Lina Novita, Legal Consultant 4Play/Alexis secara tegas mengatakan kliennya tidak pernah mengeluarkan statement tentang pengakuan bersalah atas praktik prostitusi dalam bentuk video maupun lisan. Lina menegaskan, jika ada pengakuan bersalah dalam bentuk lisan atau video, bukan dari pihak manajemen Alexis seperti yang disampaikan Gubernur DKI Anies Baswedan, pekan lalu. Info Terkini

"Mengingat tindakan yang ada dalam video yang beredar tersebut tidak sesuai dengan SOP perusahaan kami. Sehingga apabila tindakan di video yang beredar tersebut dilakukan oleh staf/karyawan 4Play, maka sudah pasti pihak kami akan mengambil tindakan tegas terhadap yang bersangkutan," tegas Lina di Jakarta, Senin (12/2). Berita Terkini

"Kami tidak pernah membuat pengakuan bersalah terkait adanya praktik prostitusi di tempat kami (4Play), kami menyesalkan adanya video yang beredar dari rekan media tanpa adanya klarifikasi ke pihak kami terlebih dahulu," sambung Lina.

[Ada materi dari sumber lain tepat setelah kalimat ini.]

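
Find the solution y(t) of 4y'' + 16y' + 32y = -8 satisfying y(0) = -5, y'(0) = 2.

Divide through by 4: y'' + 4y' + 8y = -2.
Characteristic equation r² + 4r + 8 = 0 has discriminant (4)² - 4·(8) = -16 < 0, so r = -2 ± 2i.
Hence y_h = C1*cos(2*t)*exp(-2*t) + C2*exp(-2*t)*sin(2*t).
For the particular solution try y_p = A0. Substituting and matching coefficients of each power of t gives A0 = -1/4, so y_p = -1/4.
General solution: y = -1/4 + C1*cos(2*t)*exp(-2*t) + C2*exp(-2*t)*sin(2*t).
Apply the initial conditions: y(0) = -1/4 + C1 = -5 and y'(0) = -2*C1 + 2*C2 = 2. Solving gives C1 = -19/4, C2 = -15/4.

y = -1/4 - 19*cos(2*t)*exp(-2*t)/4 - 15*exp(-2*t)*sin(2*t)/4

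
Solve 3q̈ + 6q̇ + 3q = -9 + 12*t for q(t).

Divide through by 3: q'' + 2q' + q = -3 + 4*t.
Characteristic equation r² + 2r + 1 = 0 has discriminant (2)² - 4·(1) = 0, so r = -1 is a repeated root.
Hence q_h = (C1 + C2*t)*exp(-t).
For the particular solution try q_p = A0 + A1*t. Substituting and matching coefficients of each power of t gives A0 = -11, A1 = 4, so q_p = -11 + 4*t.

q = -11 + 4*t + C1*exp(-t) + C2*t*exp(-t)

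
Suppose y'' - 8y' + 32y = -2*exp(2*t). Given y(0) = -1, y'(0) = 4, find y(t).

y = -exp(2*t)/10 - 9*cos(4*t)*exp(4*t)/10 + 39*exp(4*t)*sin(4*t)/20

Characteristic equation r² - 8r + 32 = 0 has discriminant (-8)² - 4·(32) = -64 < 0, so r = 4 ± 4i.
Hence y_h = C1*cos(4*t)*exp(4*t) + C2*exp(4*t)*sin(4*t).
Try y_p = A*exp(2*t). Substituting into the equation and dividing by exp(2*t) gives A = -1/10, so y_p = -exp(2*t)/10.
General solution: y = -exp(2*t)/10 + C1*cos(4*t)*exp(4*t) + C2*exp(4*t)*sin(4*t).
Apply the initial conditions: y(0) = -1/10 + C1 = -1 and y'(0) = -1/5 + 4*C1 + 4*C2 = 4. Solving gives C1 = -9/10, C2 = 39/20.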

Terkait Berita Acara Pemeriksaan (BAP) pihak Dinas Pariwisata Pemprov DKI Jakarta, kata Lina, kliennya tak pernah mendapat undangan apapun dari pihak Pemprov. Jadi, lanjut dia, bagaimana BAP tersebut bisa dianggap legal jika belum pernah didengarkan keterangannya. Kumpulan Berita

"Pihak kami tidak pernah merasa membuat Berita Acara Pemeriksaan (BAP) dan apabila ada keterangan dari pihak kami maka hal tersebut bukanlah hasil berita acara pemeriksaan (BAP) yang dimaksudkan untuk bukti hukum," ungkap Lina.

Menanggapi hal itu, Anies hanya menjawab singkat. "Nanti saya kasih BAP aja. Biar gampang," singkat Anies di Bendung Katulampa. Berita Terbaru

Namun, mantan Menteri Pendidikan ini belum memutuskan untuk menutup 4Play/Alexis. Namun, dia hanya menjelaskan semuanya harus sesuai aturan yang ada. "Ya sesuai aturan," ucapnya.